Aqui estão algumas recomendações para a produção de conservas artesanais seguras:
- Eu pessoalmente recomendo que os parâmetros de tempo e temperatura utilizados na pasteurização ou esterilização de alimentos enlatados sejam definidos por um instituto ou universidade especializada no tratamento térmico de alimentos enlatados (TTCA). Caso contrário, consulte uma autoridade de processamento para obter mais instruções.
- As escolas culinárias para a formação de cozinheiros ou chefes profissionais, assim como as associações de enlatadores artesanais, devem receber formação introdutória em TTCA.
- Lembre-se que o alimento enlatado só pode ser aquecido em água fervida ou pasteurizada quando o alimento finalmente atingir uma acidez ou pH de 4,5 ou menos, se a acidez ou pH for maior, então o aquecimento do alimento enlatado terá que ser feito acima de 100 °C (212 °F).

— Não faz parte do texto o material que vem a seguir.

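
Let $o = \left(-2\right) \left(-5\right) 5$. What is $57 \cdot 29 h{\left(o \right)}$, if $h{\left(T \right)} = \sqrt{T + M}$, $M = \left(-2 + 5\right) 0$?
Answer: $8265 \sqrt{2} \approx 11688.0$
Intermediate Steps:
$o = 50$ ($o = 10 \cdot 5 = 50$)
$M = 0$ ($M = 3 \cdot 0 = 0$)
$h{\left(T \right)} = \sqrt{T}$ ($h{\left(T \right)} = \sqrt{T + 0} = \sqrt{T}$)
$57 \cdot 29 h{\left(o \right)} = 57 \cdot 29 \sqrt{50} = 1653 \cdot 5 \sqrt{2} = 8265 \sqrt{2}$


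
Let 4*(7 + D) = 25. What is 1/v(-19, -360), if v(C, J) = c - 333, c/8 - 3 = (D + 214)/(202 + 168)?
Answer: -185/56312 ≈ -0.0032853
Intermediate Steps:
D = -3/4 (D = -7 + (1/4)*25 = -7 + 25/4 = -3/4 ≈ -0.75000)
c = 5293/185 (c = 24 + 8*((-3/4 + 214)/(202 + 168)) = 24 + 8*((853/4)/370) = 24 + 8*((853/4)*(1/370)) = 24 + 8*(853/1480) = 24 + 853/185 = 5293/185 ≈ 28.611)
v(C, J) = -56312/185 (v(C, J) = 5293/185 - 333 = -56312/185)
1/v(-19, -360) = 1/(-56312/185) = -185/56312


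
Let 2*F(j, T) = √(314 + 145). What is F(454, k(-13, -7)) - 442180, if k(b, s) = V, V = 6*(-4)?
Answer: -442180 + 3*√51/2 ≈ -4.4217e+5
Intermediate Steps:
V = -24
k(b, s) = -24
F(j, T) = 3*√51/2 (F(j, T) = √(314 + 145)/2 = √459/2 = (3*√51)/2 = 3*√51/2)
F(454, k(-13, -7)) - 442180 = 3*√51/2 - 442180 = -442180 + 3*√51/2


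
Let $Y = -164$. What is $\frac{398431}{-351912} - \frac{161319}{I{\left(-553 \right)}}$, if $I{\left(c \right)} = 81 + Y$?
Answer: $\frac{5157911105}{2655336} \approx 1942.5$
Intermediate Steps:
$I{\left(c \right)} = -83$ ($I{\left(c \right)} = 81 - 164 = -83$)
$\frac{398431}{-351912} - \frac{161319}{I{\left(-553 \right)}} = \frac{398431}{-351912} - \frac{161319}{-83} = 398431 \left(- \frac{1}{351912}\right) - - \frac{161319}{83} = - \frac{36221}{31992} + \frac{161319}{83} = \frac{5157911105}{2655336}$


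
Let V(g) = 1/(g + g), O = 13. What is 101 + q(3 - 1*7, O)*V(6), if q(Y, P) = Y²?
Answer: 307/3 ≈ 102.33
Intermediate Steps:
V(g) = 1/(2*g)
101 + q(3 - 1*7, O)*V(6) = 101 + (3 - 1*7)²*((½)/6) = 101 + (3 - 7)²*((½)*(⅙)) = 101 + (-4)²*(1/12) = 101 + 16*(1/12) = 101 + 4/3 = 307/3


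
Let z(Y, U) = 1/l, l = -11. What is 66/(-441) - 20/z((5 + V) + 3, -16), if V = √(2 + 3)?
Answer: 32318/147 ≈ 219.85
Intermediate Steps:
V = √5 ≈ 2.2361
z(Y, U) = -1/11 (z(Y, U) = 1/(-11) = -1/11)
66/(-441) - 20/z((5 + V) + 3, -16) = 66/(-441) - 20/(-1/11) = 66*(-1/441) - 20*(-11) = -22/147 + 220 = 32318/147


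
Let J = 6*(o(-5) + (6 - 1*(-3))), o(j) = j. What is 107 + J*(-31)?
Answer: -637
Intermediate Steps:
J = 24 (J = 6*(-5 + (6 - 1*(-3))) = 6*(-5 + (6 + 3)) = 6*(-5 + 9) = 6*4 = 24)
107 + J*(-31) = 107 + 24*(-31) = 107 - 744 = -637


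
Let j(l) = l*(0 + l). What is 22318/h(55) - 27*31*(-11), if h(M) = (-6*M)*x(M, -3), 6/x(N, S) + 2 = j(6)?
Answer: 4367762/495 ≈ 8823.8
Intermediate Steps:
j(l) = l² (j(l) = l*l = l²)
x(N, S) = 3/17 (x(N, S) = 6/(-2 + 6²) = 6/(-2 + 36) = 6/34 = 6*(1/34) = 3/17)
h(M) = -18*M/17 (h(M) = -6*M*(3/17) = -18*M/17)
22318/h(55) - 27*31*(-11) = 22318/((-18/17*55)) - 27*31*(-11) = 22318/(-990/17) - 837*(-11) = 22318*(-17/990) + 9207 = -189703/495 + 9207 = 4367762/495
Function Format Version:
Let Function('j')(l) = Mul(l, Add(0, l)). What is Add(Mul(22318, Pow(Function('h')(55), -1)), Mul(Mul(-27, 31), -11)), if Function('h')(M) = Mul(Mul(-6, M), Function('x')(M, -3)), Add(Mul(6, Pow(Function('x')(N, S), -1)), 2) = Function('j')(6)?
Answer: Rational(4367762, 495) ≈ 8823.8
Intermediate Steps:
Function('j')(l) = Pow(l, 2) (Function('j')(l) = Mul(l, l) = Pow(l, 2))
Function('x')(N, S) = Rational(3, 17) (Function('x')(N, S) = Mul(6, Pow(Add(-2, Pow(6, 2)), -1)) = Mul(6, Pow(Add(-2, 36), -1)) = Mul(6, Pow(34, -1)) = Mul(6, Rational(1, 34)) = Rational(3, 17))
Function('h')(M) = Mul(Rational(-18, 17), M) (Function('h')(M) = Mul(Mul(-6, M), Rational(3, 17)) = Mul(Rational(-18, 17), M))
Add(Mul(22318, Pow(Function('h')(55), -1)), Mul(Mul(-27, 31), -11)) = Add(Mul(22318, Pow(Mul(Rational(-18, 17), 55), -1)), Mul(Mul(-27, 31), -11)) = Add(Mul(22318, Pow(Rational(-990, 17), -1)), Mul(-837, -11)) = Add(Mul(22318, Rational(-17, 990)), 9207) = Add(Rational(-189703, 495), 9207) = Rational(4367762, 495)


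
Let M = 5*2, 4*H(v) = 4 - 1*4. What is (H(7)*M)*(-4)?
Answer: 0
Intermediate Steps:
H(v) = 0 (H(v) = (4 - 1*4)/4 = (4 - 4)/4 = (1/4)*0 = 0)
M = 10
(H(7)*M)*(-4) = (0*10)*(-4) = 0*(-4) = 0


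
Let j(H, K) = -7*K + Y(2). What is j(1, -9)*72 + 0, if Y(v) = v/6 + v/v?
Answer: 4632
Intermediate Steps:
Y(v) = 1 + v/6 (Y(v) = v*(⅙) + 1 = v/6 + 1 = 1 + v/6)
j(H, K) = 4/3 - 7*K (j(H, K) = -7*K + (1 + (⅙)*2) = -7*K + (1 + ⅓) = -7*K + 4/3 = 4/3 - 7*K)
j(1, -9)*72 + 0 = (4/3 - 7*(-9))*72 + 0 = (4/3 + 63)*72 + 0 = (193/3)*72 + 0 = 4632 + 0 = 4632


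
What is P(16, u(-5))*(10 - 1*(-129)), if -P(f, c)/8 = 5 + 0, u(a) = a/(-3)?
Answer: -5560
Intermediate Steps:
u(a) = -a/3 (u(a) = a*(-1/3) = -a/3)
P(f, c) = -40 (P(f, c) = -8*(5 + 0) = -8*5 = -40)
P(16, u(-5))*(10 - 1*(-129)) = -40*(10 - 1*(-129)) = -40*(10 + 129) = -40*139 = -5560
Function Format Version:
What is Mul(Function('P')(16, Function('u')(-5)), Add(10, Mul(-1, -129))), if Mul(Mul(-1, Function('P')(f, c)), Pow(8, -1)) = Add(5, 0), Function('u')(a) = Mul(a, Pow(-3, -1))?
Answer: -5560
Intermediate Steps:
Function('u')(a) = Mul(Rational(-1, 3), a) (Function('u')(a) = Mul(a, Rational(-1, 3)) = Mul(Rational(-1, 3), a))
Function('P')(f, c) = -40 (Function('P')(f, c) = Mul(-8, Add(5, 0)) = Mul(-8, 5) = -40)
Mul(Function('P')(16, Function('u')(-5)), Add(10, Mul(-1, -129))) = Mul(-40, Add(10, Mul(-1, -129))) = Mul(-40, Add(10, 129)) = Mul(-40, 139) = -5560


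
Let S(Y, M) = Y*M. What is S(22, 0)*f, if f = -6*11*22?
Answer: 0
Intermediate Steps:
S(Y, M) = M*Y
f = -1452 (f = -66*22 = -1452)
S(22, 0)*f = (0*22)*(-1452) = 0*(-1452) = 0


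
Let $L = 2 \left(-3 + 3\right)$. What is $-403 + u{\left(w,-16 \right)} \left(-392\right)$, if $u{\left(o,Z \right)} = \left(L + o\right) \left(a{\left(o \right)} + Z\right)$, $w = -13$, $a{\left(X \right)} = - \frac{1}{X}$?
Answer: $-81547$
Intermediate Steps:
$L = 0$ ($L = 2 \cdot 0 = 0$)
$u{\left(o,Z \right)} = o \left(Z - \frac{1}{o}\right)$ ($u{\left(o,Z \right)} = \left(0 + o\right) \left(- \frac{1}{o} + Z\right) = o \left(Z - \frac{1}{o}\right)$)
$-403 + u{\left(w,-16 \right)} \left(-392\right) = -403 + \left(-1 - -208\right) \left(-392\right) = -403 + \left(-1 + 208\right) \left(-392\right) = -403 + 207 \left(-392\right) = -403 - 81144 = -81547$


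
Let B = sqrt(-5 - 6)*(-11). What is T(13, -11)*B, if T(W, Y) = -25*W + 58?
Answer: 2937*I*sqrt(11) ≈ 9740.9*I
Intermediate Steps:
T(W, Y) = 58 - 25*W
B = -11*I*sqrt(11) (B = sqrt(-11)*(-11) = (I*sqrt(11))*(-11) = -11*I*sqrt(11) ≈ -36.483*I)
T(13, -11)*B = (58 - 25*13)*(-11*I*sqrt(11)) = (58 - 325)*(-11*I*sqrt(11)) = -(-2937)*I*sqrt(11) = 2937*I*sqrt(11)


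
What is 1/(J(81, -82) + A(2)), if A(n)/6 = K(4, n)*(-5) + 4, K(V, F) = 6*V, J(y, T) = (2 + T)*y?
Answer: -1/7176 ≈ -0.00013935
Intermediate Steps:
J(y, T) = y*(2 + T)
A(n) = -696 (A(n) = 6*((6*4)*(-5) + 4) = 6*(24*(-5) + 4) = 6*(-120 + 4) = 6*(-116) = -696)
1/(J(81, -82) + A(2)) = 1/(81*(2 - 82) - 696) = 1/(81*(-80) - 696) = 1/(-6480 - 696) = 1/(-7176) = -1/7176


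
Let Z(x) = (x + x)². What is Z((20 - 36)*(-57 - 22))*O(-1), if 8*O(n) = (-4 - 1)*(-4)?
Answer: 15976960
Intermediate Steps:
Z(x) = 4*x² (Z(x) = (2*x)² = 4*x²)
O(n) = 5/2 (O(n) = ((-4 - 1)*(-4))/8 = (-5*(-4))/8 = (⅛)*20 = 5/2)
Z((20 - 36)*(-57 - 22))*O(-1) = (4*((20 - 36)*(-57 - 22))²)*(5/2) = (4*(-16*(-79))²)*(5/2) = (4*1264²)*(5/2) = (4*1597696)*(5/2) = 6390784*(5/2) = 15976960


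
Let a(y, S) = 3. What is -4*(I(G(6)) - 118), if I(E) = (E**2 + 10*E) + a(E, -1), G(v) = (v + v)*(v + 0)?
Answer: -23156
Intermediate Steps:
G(v) = 2*v**2 (G(v) = (2*v)*v = 2*v**2)
I(E) = 3 + E**2 + 10*E (I(E) = (E**2 + 10*E) + 3 = 3 + E**2 + 10*E)
-4*(I(G(6)) - 118) = -4*((3 + (2*6**2)**2 + 10*(2*6**2)) - 118) = -4*((3 + (2*36)**2 + 10*(2*36)) - 118) = -4*((3 + 72**2 + 10*72) - 118) = -4*((3 + 5184 + 720) - 118) = -4*(5907 - 118) = -4*5789 = -23156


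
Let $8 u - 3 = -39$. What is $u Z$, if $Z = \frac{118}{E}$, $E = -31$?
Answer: $\frac{531}{31} \approx 17.129$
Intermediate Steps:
$u = - \frac{9}{2}$ ($u = \frac{3}{8} + \frac{1}{8} \left(-39\right) = \frac{3}{8} - \frac{39}{8} = - \frac{9}{2} \approx -4.5$)
$Z = - \frac{118}{31}$ ($Z = \frac{118}{-31} = 118 \left(- \frac{1}{31}\right) = - \frac{118}{31} \approx -3.8064$)
$u Z = \left(- \frac{9}{2}\right) \left(- \frac{118}{31}\right) = \frac{531}{31}$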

- Todas as conservas artesanais utilizando produtos de carne, tais como carne de vaca, frango, porco, peixe e outros, devem ser esterilizadas, como mencionado acima, entre 115 e 120 °C (239 e 248 °F), utilizando panelas de pressão, aquecedores pressurizados, autoclaves, que utilizam vapor ou água reaquecida sob pressão.
- Eu recomendo que você siga cuidadosamente as instruções para o enlatamento caseiro seguro no “USDA Complete Guide to Home Canning”.
- É evidente que o consumo de alimentos enlatados com tampa em relevo, líquido com fugas, espuma superficial quando abertos, uma mudança de cor, sabor ou um odor estranho anormal e inesperado deve ser descartado.
- Se houver alguma dúvida sobre a presença de toxina botulínica em um alimento enlatado artesanal, recomenda-se ferver o alimento em uma panela a 100 °C (212 °F) por 10 minutos para inativar a toxina botulínica, pois é uma proteína termolábil incapaz de resistir a altas temperaturas.